Gerechtfertigte Anwendung

Es kann sinnvoll sein, einen Begriff schärfer zu definieren, wenn er zunächst zu weit gefasst oder missverstanden wurde. Etwa in dem folgenden Beispiel:

A: Möchtest du auch ein Steak?
B: Nein danke, ich bin Vegetarier und esse kein Fleisch.
A: Und wie wäre es mit Fisch? C ist doch auch Vegetarier und isst gerne Fisch.
B: Ein echter Vegetarier isst auch keinen Fisch!

Anscheinend haben B und C unterschiedliche Auffassungen darüber, ob es der Definition des Begriffes „Vegetarier“ entspricht, zwar kein Fleisch aber Fisch zu essen. Da A mit diesen Feinheiten nicht vertraut zu sein scheint, ist es sinnvoll, die eigene Position zu solchen Fragen klar zu stellen.

Hierbei ist aber wichtig, dass der Begriff dabei nicht widersinnig umdefiniert wird.
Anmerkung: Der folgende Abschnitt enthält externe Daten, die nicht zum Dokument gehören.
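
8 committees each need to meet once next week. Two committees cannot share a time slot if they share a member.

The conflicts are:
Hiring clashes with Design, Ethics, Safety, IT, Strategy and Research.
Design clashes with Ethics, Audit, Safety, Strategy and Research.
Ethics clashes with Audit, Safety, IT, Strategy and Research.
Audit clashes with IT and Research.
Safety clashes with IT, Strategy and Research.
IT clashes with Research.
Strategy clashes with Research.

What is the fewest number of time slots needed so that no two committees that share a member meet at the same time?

6

Hiring, Design, Ethics, Safety, Strategy, Research are mutually in conflict, so at least 6 time slots are needed.
6 time slots suffice: time slot 1 → {Research}; time slot 2 → {Ethics}; time slot 3 → {Design, IT}; time slot 4 → {Audit, Safety}; time slot 5 → {Hiring}; time slot 6 → {Strategy}. No two conflicting committees share a time slot.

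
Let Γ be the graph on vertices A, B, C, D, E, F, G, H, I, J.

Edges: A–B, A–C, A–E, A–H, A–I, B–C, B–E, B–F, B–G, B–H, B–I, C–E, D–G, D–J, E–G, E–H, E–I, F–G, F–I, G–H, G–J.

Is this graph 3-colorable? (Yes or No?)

No

A, B, E, I form a clique, so at least 4 colors are needed.
So 3 colors are not enough.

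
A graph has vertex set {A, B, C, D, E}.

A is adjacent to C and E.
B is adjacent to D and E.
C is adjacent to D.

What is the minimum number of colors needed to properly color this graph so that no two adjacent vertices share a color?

3

The cycle B-D-C-A-E-B has odd length 5, so it cannot be 2-colored; at least 3 colors are needed.
3 colors suffice: A=2, B=1, C=1, D=2, E=3. Each edge has distinct colors on its endpoints.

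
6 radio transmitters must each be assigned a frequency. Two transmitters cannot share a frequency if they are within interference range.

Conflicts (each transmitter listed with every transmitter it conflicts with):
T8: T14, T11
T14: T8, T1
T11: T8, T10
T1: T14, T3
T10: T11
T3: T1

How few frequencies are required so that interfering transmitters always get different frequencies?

2

T14 and T1 conflict, so at least 2 frequencies are needed.
2 frequencies suffice: frequency 1 → {T14, T11, T3}; frequency 2 → {T8, T1, T10}. No two conflicting transmitters share a frequency.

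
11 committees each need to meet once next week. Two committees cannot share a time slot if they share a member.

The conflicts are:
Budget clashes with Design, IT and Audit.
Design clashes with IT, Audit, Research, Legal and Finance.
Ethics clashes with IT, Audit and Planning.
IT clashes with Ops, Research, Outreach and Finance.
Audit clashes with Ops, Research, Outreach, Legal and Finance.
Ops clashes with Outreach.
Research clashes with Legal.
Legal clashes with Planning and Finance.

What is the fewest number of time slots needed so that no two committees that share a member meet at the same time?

4

Design, Audit, Legal, Finance are mutually in conflict, so at least 4 time slots are needed.
A valid assignment using 4 time slots: Budget=3, Design=2, Ethics=2, IT=1, Audit=1, Ops=3, Research=4, Outreach=2, Legal=3, Planning=1, Finance=4. Every pair that conflicts lands in different time slots.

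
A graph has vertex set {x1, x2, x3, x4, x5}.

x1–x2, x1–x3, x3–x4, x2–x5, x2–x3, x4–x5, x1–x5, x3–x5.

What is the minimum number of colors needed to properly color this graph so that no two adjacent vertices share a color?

4

x1, x2, x3, x5 are mutually adjacent (a clique of size 4), so at least 4 colors are needed.
A valid assignment using 4 colors: x1=Y, x2=G, x3=B, x4=G, x5=R. Each edge has distinct colors on its endpoints.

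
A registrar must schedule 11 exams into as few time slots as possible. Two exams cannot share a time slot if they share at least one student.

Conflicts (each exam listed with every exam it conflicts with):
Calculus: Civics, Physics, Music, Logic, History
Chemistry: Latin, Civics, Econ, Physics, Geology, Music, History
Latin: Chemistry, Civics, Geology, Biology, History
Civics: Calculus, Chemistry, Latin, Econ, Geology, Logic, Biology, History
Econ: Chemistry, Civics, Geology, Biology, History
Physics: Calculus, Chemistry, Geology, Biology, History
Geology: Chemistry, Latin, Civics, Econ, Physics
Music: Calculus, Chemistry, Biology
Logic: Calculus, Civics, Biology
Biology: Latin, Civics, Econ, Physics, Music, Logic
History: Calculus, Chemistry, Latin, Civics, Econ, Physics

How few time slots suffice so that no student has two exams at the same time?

Chemistry, Latin, Civics, History all conflict with each other, so at least 4 time slots are needed.
Using 4 time slots: Calculus=2, Chemistry=2, Latin=4, Civics=1, Econ=4, Physics=1, Geology=3, Music=1, Logic=3, Biology=2, History=3. No two conflicting exams share a time slot.

4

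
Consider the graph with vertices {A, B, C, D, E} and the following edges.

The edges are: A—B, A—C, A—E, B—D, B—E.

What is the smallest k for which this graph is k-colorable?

3

A, B, E form a triangle, so at least 3 colors are needed.
One proper 3-coloring: A=2, B=1, C=1, D=2, E=3. Each edge has distinct colors on its endpoints.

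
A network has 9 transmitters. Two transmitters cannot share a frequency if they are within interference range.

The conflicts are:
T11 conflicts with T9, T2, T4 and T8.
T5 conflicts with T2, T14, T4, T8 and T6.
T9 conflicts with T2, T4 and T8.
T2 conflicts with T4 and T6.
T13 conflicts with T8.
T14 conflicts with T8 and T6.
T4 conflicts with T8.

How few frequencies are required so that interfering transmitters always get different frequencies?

T11, T9, T4, T8 pairwise conflict, so at least 4 frequencies are needed.
4 frequencies suffice: T11=2, T5=2, T9=4, T2=1, T13=2, T14=3, T4=3, T8=1, T6=4. No two conflicting transmitters share a frequency.

4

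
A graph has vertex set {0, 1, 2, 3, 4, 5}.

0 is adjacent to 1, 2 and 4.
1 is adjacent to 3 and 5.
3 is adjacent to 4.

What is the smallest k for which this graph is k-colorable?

0 and 1 are adjacent, so at least 2 colors are needed.
One proper 2-coloring: 0=red, 1=blue, 2=blue, 3=red, 4=blue, 5=red. Each edge has distinct colors on its endpoints.

2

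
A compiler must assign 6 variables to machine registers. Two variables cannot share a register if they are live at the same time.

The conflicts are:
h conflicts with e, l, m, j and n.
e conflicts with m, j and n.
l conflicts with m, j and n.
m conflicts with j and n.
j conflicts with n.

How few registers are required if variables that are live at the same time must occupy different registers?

h, e, m, j, n are mutually in conflict, so at least 5 registers are needed.
5 registers suffice: register 1 → {n}; register 2 → {h}; register 3 → {j}; register 4 → {m}; register 5 → {e, l}. No two conflicting variables share a register.

5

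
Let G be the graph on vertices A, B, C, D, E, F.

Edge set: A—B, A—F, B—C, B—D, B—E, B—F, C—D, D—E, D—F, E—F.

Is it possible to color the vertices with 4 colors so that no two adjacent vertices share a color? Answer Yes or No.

The chromatic number is 4. B, D, E, F form a clique, so at least 4 colors are needed.
4 colors suffice: A=2, B=1, C=3, D=2, E=4, F=3.
That is already a proper 4-coloring.

Yes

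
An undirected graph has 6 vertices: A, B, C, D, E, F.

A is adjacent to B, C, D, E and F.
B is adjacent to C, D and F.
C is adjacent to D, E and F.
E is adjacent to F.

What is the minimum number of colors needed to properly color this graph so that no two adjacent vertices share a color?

4

A, B, C, D form a clique, so at least 4 colors are needed.
4 colors suffice: color red → {C}; color blue → {A}; color green → {D, F}; color yellow → {B, E}. Every edge joins two different colors.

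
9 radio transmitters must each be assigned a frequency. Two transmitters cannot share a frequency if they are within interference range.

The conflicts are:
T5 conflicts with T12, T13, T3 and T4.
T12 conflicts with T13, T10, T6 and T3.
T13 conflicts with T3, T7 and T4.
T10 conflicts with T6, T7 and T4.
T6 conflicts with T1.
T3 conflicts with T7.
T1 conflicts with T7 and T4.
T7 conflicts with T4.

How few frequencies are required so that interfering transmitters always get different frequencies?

T5, T12, T13, T3 all conflict with each other, so at least 4 frequencies are needed.
4 frequencies suffice: frequency 1 → {T12, T7}; frequency 2 → {T13, T10, T1}; frequency 3 → {T6, T3, T4}; frequency 4 → {T5}. Every pair that conflicts lands in different frequencies.

4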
Ein „echter“ Vegetarier, der z.B. keinen Salat isst, wäre nicht mehr von irgend einer Definition des Begriffes abgedeckt.

Beispiele

Religion

Erstaunlich häufig hört man die folgende Umdefinierung der eigenen Gruppe im Zusammenhang mit Religion:

A: Das Christentum ist Frieden, Jesus sagt: liebe deinen Nächsten!
B: Es gäbe allerdings ziemlich viele Beispiele von Krieg und Gewalt im Namen des Christentums.
A: Wer sich so verhält ist eben kein wahrer Christ!

Je nach eigenem Standpunkt darf man gerne „Christentum“ durch „Islam“, „Buddhismus“ oder jede beliebige andere Religion oder Weltanschauung ersetzen, diese Argumentationsform wird leider universell verwendet.

Wenn diese Argumentation nun dazu führt, dass anstatt über friedliches Zusammenleben nun darüber diskutiert wird, ob etwa ein Tomás de Torquemada oder Francisco Pizarro wirklich „wahre“ Christen waren, handelt es sich bei dieser Replik um ein Ablenkungsmanöver.

Eine andere Interpretation wäre, dass A in dem obigen Dialog den Begriff „Christ“ ad hoc um­defi­niert von „jemand, der sich zu Jesus Christus bekennt“ zu einer widersinnig eingeschränkten De­fi­ni­tion, die den Begriff nicht mehr sinnvoll abbildet.

Politik

Dagegen scheint dieser rhetorische Kniff in der Politik eher als ad-hominem-Angriff daher zu kommen, wie in den folgenden Beispielen:

Ein wahrer Patriot würde dem Gesetzesvorschlag zustimmen!
Wenn die Opposition wirklich an den Interessen der Bürger interessiert wäre, würde sie uns unterstützen.

Wenn nicht klar geklärt ist, wie sich ein „wahrer“ Patriot von einem einfachen eben­solchen unter­scheidet, oder wie ein Politiker, der sich für die Interessen der Bürger einsetzt, etwas anderes ist als einer, der dies „wirklich“ tut, ist dies eine zumindest frag­würdige Vor­gehens­weise (siehe hierzu auch Motivunterstellung).

Eine besonders perfide Variante des „wahren Schotten“ versteckt sich in ein­schränk­enden Be­zeich­nungen wie „Biodeutsche“ oder „ethnische Deutsche“, welche von Politikern – v.a. aus dem äuß­ers­ten rechten Spektrum – benutzt werden, um Staatsbürger in solche zu unterteilen, die sie als „wahre Deutsche“ ansehen und solche, die sie nicht als solche anerkennen wollen.

Das Unterscheidungsmerkmal ist dabei natürlich äußerst subjektiv und bedeutet im Zweifels­fall ein­fach: alle, die mit der jeweiligen Meinung des Vor­tragenden über­ein­stimmen, gehören dazu, alle anderen sind nach deren Ansicht keine „wahren“/„ethnischen“/„Bio-“ Deutschen. Letztlich dürfte es mehr darum gehen, (mögliche) Kritiker und alle, die anderer Meinung sind, auszugrenzen.